The Wesley Leadership Institute reports that 241 attended the annual continuing education and fellowship event for Holston clergy, which this year was titled, "Convocation: Communicating Christ in Connection."
The featured speaker was the Rev. Kent Millard, recently retired senior pastor of the denomination’s 12th largest congregation, St. Luke's United Methodist Church in Indianapolis, and co-author of books including “The Passion-Driven Congregation” and “The T.I.M.E. for Devotion.”
“I had seen him speak at an event in Chattanooga a few years ago, and he was the main reason I went to Convocation,” said the Rev. Tim Smith, pastor of the Fries Circuit in Wytheville District.
Millard shared lessons learned during his 18 years at St. Luke's, when the church grew from 4,000 to 6,000 members with 3,000 in average worship attendance. He spoke of choosing a staff with equal representation of progressive and conservative views and managing conflict with heavy doses of prayer and listening.
Millard also shared his grief and spiritual growth since the September 2011 death of his wife, Minnietta, after 48 years of marriage.
“He has wisdom and experience that speak to the possibilities of what can happen in other churches,” Smith said. “He has a humbleness that comes across and a servant attitude that makes him very approachable.”
'Warm words' for Swanson
In what is projected to be his final year as Holston’s episcopal leader, Bishop James Swanson was celebrated on the final evening with a roast titled, “Warm Words for a Spiritual Leader.”
Pastors including Don Nation, Sandra Johnson, Randy Frye, and Doug Fairbanks teased Swanson about his cabinet choices, inconvenient telephone calls, and animated preaching. (See YouTube video.)
The Rev. Mike Travis, Cleveland District superintendent, won loud laughter with his “Top 10 Innovative Words from Bishop Swanson,” which included “blama lama lama” (a really good golf shot), “hully bully” (conflict in a church), “huppy druppy” (conflict with money in the church), “jilly jackie” (intentionally not doing what you are supposed to do), and “ka blunky” (ultimate extreme of laziness).
Swanson later explained that his mother had used funny word substitutes to refrain from cursing, and he followed suit.
Clergy from the audience, including Rebekah Fetzer and Charlie Harrison, also shared humorous memories and thanked the bishop for his gifts and leadership. Swanson followed the evening with his own words of gratitude and love, remembering how Holston “taught me how much mission really means” and how, when he visits churches, “I still see vitality all over the place."
“I trust for some of you that even if the road has been bumpy, we can embrace each other and have forgiving hearts,” he said. “I will no longer be referring to you as my pastors but as my friends.”
Swanson is expected to be assigned as resident bishop to another annual conference during the Southeastern Jurisdictional Conference, July 18-20 at Lake Junaluska, N.C.
Persevere in faith
Swanson preached for convocation's concluding worship and celebrated Holy Communion with pastors.

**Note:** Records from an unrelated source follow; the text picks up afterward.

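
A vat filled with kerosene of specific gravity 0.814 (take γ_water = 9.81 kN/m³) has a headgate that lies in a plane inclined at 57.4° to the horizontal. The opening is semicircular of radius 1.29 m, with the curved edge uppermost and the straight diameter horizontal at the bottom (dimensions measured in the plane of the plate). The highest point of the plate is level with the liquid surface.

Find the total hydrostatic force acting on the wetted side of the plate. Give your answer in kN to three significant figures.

γ = 0.814 × 9.81 = 7.98534 kN/m³.
Let θ = 57.4° be the plate's angle to the horizontal; measure y along the incline from where the plane meets the free surface. Vertical depth h = y·sinθ with sinθ = 0.842452.
The centroid lies 4r/(3π) = 0.547493 m above the diameter, so r − 4r/(3π) = 1.29 − 0.547493 = 0.742507 m below the topmost point, so y_c = 0.742507 m and h_c = 0.742507 × 0.842452 = 0.625527 m.
A = πr²/2 = π × 1.29²/2 = 2.61396 m².
Resultant F = γ·h_c·A = 7.98534 × 0.625527 × 2.61396 = 13.0568 kN.

F ≈ 13.1 kN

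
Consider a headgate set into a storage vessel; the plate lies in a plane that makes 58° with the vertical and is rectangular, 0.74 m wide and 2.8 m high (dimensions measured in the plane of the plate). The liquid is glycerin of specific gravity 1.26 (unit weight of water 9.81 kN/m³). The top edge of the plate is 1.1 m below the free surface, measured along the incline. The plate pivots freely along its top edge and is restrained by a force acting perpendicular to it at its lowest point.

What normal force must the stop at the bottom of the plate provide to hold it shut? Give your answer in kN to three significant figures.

γ = 1.26 × 9.81 = 12.3606 kN/m³.
The plate makes 58° with the vertical, i.e. θ = 90° − 58° = 32° to the horizontal. Measuring y along the incline from the free-surface line, vertical depth h = y·sinθ with sinθ = 0.529919.
The centroid lies 2.8/2 = 1.4 m below the top edge, so y_c = 1.1 + 1.4 = 2.5 m and h_c = 2.5 × 0.529919 = 1.3248 m.
A = 0.74 × 2.8 = 2.072 m².
Resultant F = γ·h_c·A = 12.3606 × 1.3248 × 2.072 = 33.9297 kN.
I_c = b·h³/12 = 0.74 × 2.8³/12 = 1.35371 m⁴.
Centre of pressure: y_p = y_c + I_c/(y_c·A) = 2.5 + 1.35371/(2.5 × 2.072) = 2.5 + 0.261334 = 2.76133 m along the plane.
The resultant acts 1.4 + 0.261334 = 1.66133 m (along the plate) below the hinge at the top edge, so the moment about the hinge is M = F × 1.66133 = 33.9297 × 1.66133 = 56.3684 kN·m.
A normal force at the bottom, 2.8 m from the hinge, must supply this moment: P = 56.3684/2.8 = 20.1316 kN.

P ≈ 20.1 kN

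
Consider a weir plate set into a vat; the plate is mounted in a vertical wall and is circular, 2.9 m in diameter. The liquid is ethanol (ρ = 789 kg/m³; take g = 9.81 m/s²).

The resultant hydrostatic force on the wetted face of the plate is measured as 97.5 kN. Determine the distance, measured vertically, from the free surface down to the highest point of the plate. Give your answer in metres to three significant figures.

d_top ≈ 0.457 m

γ = ρg = 789 × 9.81 / 1000 = 7.74009 kN/m³.
A = π(1.45)² = 6.6052 m².
From F = γ·h_c·A, the centroid depth is h_c = 97.5/(7.74009 × 6.6052) = 1.9071 m.
The centroid is at the centre, 1.45 m below the top of the plate, so the highest point sits at h_top = 1.9071 − 1.45 = 0.4571 m below the surface.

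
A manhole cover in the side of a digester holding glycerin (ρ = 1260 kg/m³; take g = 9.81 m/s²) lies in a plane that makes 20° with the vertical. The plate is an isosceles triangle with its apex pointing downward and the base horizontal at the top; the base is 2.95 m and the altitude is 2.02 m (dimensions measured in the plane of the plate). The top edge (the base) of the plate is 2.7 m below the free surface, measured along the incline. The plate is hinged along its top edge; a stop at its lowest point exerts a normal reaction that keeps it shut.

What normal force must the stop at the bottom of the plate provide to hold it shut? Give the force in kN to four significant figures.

γ = ρg = 1260 × 9.81 / 1000 = 12.3606 kN/m³.
The plate makes 20° with the vertical, i.e. θ = 90° − 20° = 70° to the horizontal. Measuring y along the incline from the free-surface line, vertical depth h = y·sinθ with sinθ = 0.939693.
With the apex down, the centroid sits h/3 = 2.02/3 = 0.673333 m below the base (the top edge), so y_c = 2.7 + 0.673333 = 3.37333 m and h_c = 3.37333 × 0.939693 = 3.16989 m.
A = ½ × 2.95 × 2.02 = 2.9795 m².
Resultant F = γ·h_c·A = 12.3606 × 3.16989 × 2.9795 = 116.742 kN.
I_c = b·h³/36 = 2.95 × 2.02³/36 = 0.67542 m⁴.
Centre of pressure: y_p = y_c + I_c/(y_c·A) = 3.37333 + 0.67542/(3.37333 × 2.9795) = 3.37333 + 0.0672004 = 3.44053 m along the plane.
The resultant acts 0.673333 + 0.0672004 = 0.740533 m (along the plate) below the hinge at the top edge, so the moment about the hinge is M = F × 0.740533 = 116.742 × 0.740533 = 86.4513 kN·m.
A normal force at the bottom, 2.02 m from the hinge, must supply this moment: P = 86.4513/2.02 = 42.7977 kN.

P ≈ 42.80 kN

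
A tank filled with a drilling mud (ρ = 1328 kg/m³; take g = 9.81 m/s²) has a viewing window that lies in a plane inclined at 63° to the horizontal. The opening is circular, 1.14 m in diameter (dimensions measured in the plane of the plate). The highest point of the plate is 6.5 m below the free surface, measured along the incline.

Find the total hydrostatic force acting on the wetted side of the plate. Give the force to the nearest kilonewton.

F ≈ 84 kN

γ = ρg = 1328 × 9.81 / 1000 = 13.02768 kN/m³.
Let θ = 63° be the plate's angle to the horizontal; measure y along the incline from where the plane meets the free surface. Vertical depth h = y·sinθ with sinθ = 0.891007.
The centroid is at the centre, 0.57 m below the top of the plate, so y_c = 6.5 + 0.57 = 7.07 m and h_c = 7.07 × 0.891007 = 6.29942 m.
A = π(0.57)² = 1.0207 m².
Resultant F = γ·h_c·A = 13.02768 × 6.29942 × 1.0207 = 83.7656 kN.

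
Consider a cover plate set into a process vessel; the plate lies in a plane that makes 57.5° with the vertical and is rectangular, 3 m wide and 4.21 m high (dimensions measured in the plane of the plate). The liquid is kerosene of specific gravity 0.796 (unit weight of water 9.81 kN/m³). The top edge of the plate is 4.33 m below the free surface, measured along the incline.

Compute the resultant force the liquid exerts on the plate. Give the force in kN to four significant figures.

F ≈ 341.0 kN

γ = 0.796 × 9.81 = 7.80876 kN/m³.
The plate makes 57.5° with the vertical, i.e. θ = 90° − 57.5° = 32.5° to the horizontal. Measuring y along the incline from the free-surface line, vertical depth h = y·sinθ with sinθ = 0.537300.
The centroid lies 4.21/2 = 2.105 m below the top edge, so y_c = 4.33 + 2.105 = 6.435 m and h_c = 6.435 × 0.537300 = 3.45753 m.
A = 3 × 4.21 = 12.63 m².
Resultant F = γ·h_c·A = 7.80876 × 3.45753 × 12.63 = 340.998 kN.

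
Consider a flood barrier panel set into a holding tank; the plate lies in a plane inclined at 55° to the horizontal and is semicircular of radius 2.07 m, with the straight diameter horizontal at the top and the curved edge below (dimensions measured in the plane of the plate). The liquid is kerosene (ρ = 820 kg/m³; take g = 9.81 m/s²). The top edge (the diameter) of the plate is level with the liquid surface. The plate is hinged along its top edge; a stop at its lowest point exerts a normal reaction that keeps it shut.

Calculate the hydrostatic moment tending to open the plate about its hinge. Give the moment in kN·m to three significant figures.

M ≈ 47.5 kN·m

γ = ρg = 820 × 9.81 / 1000 = 8.0442 kN/m³.
Let θ = 55° be the plate's angle to the horizontal; measure y along the incline from where the plane meets the free surface. Vertical depth h = y·sinθ with sinθ = 0.819152.
The centroid of a semicircle lies 4r/(3π) = 0.878535 m from the diameter, here below the top edge, so y_c = 0.878535 m and h_c = 0.878535 × 0.819152 = 0.719654 m.
A = πr²/2 = π × 2.07²/2 = 6.73071 m².
Resultant F = γ·h_c·A = 8.0442 × 0.719654 × 6.73071 = 38.9644 kN.
I_c = (π/8 − 8/(9π))·r⁴ = 0.109757 × 2.07⁴ = 2.01518 m⁴.
Centre of pressure: y_p = y_c + I_c/(y_c·A) = 0.878535 + 2.01518/(0.878535 × 6.73071) = 0.878535 + 0.340796 = 1.21933 m along the plane.
The resultant acts 0.878535 + 0.340796 = 1.21933 m (along the plate) below the hinge at the top edge, so the moment about the hinge is M = F × 1.21933 = 38.9644 × 1.21933 = 47.5105 kN·m.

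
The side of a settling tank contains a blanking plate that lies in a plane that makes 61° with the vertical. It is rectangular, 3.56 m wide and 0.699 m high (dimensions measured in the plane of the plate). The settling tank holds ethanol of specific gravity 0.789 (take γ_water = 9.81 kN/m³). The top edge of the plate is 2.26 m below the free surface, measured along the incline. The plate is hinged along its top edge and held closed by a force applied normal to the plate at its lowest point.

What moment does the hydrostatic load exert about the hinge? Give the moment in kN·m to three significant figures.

M ≈ 8.90 kN·m

γ = 0.789 × 9.81 = 7.74009 kN/m³.
The plate makes 61° with the vertical, i.e. θ = 90° − 61° = 29° to the horizontal. Measuring y along the incline from the free-surface line, vertical depth h = y·sinθ with sinθ = 0.484810.
The centroid lies 0.699/2 = 0.3495 m below the top edge, so y_c = 2.26 + 0.3495 = 2.6095 m and h_c = 2.6095 × 0.484810 = 1.26511 m.
A = 3.56 × 0.699 = 2.48844 m².
Resultant F = γ·h_c·A = 7.74009 × 1.26511 × 2.48844 = 24.367 kN.
I_c = b·h³/12 = 3.56 × 0.699³/12 = 0.101321 m⁴.
Centre of pressure: y_p = y_c + I_c/(y_c·A) = 2.6095 + 0.101321/(2.6095 × 2.48844) = 2.6095 + 0.0156032 = 2.6251 m along the plane.
The resultant acts 0.3495 + 0.0156032 = 0.365103 m (along the plate) below the hinge at the top edge, so the moment about the hinge is M = F × 0.365103 = 24.367 × 0.365103 = 8.89646 kN·m.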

He read from Hebrew 10:19-25 (“a call to persevere in faith”) and said pastors should not see each other as adversaries but as a community of encouragers.
“Don’t let it ever be said in Holston that somebody had a bad day by themselves,” Swanson said, borrowing from a friend who had once asked the question, “Where were the disciples when Judas was getting ready to hang himself?”
In addition to plenary sessions with Millard and time with Swanson, participants worshiped Monday and Tuesday evening at Long’s Chapel UMC in nearby Waynesville. The Rev. Will Shelton, pastor at Ceres Circuit in Tazewell District, led morning devotions. A group of about 20 joined a Wednesday afternoon hike led by the Rev. Randy Pasqua of Holston Conference Camp and Retreat Ministries.
Ten workshops were offered, including “Dealing with Conflict Effectively” by the Rev. Carol Wilson and “Sharing the Gospel with the 20- and 30-Something Generation” by the Rev. Wil Cantrel.
“Ann did a great job of using the talent of Holston,” said the Rev. Karen Lane, referring to this year’s convocation dean, Rev. Ann Robins. “Every workshop I attended was great, and I didn't miss a single one.”
The Rev. John Crabtree said he most enjoyed a contemporary worship workshop led by the Rev. Larry Trotter, associate pastor at Concord UMC, Oak Ridge District.
“He gave us some detailed, nuts-and-bolts information about who to hire first, where to find media, and how to use it well. We got the benefit of hearing Larry talk about what worked and what didn't,” said Crabtree, pastor at Jones Chapel-Wesleyanna UMC, Cleveland District.
"I was also glad he named the elephant in the room, namely that the church is going to have to spend money on this for it to work, and that production values matter," Crabtree said.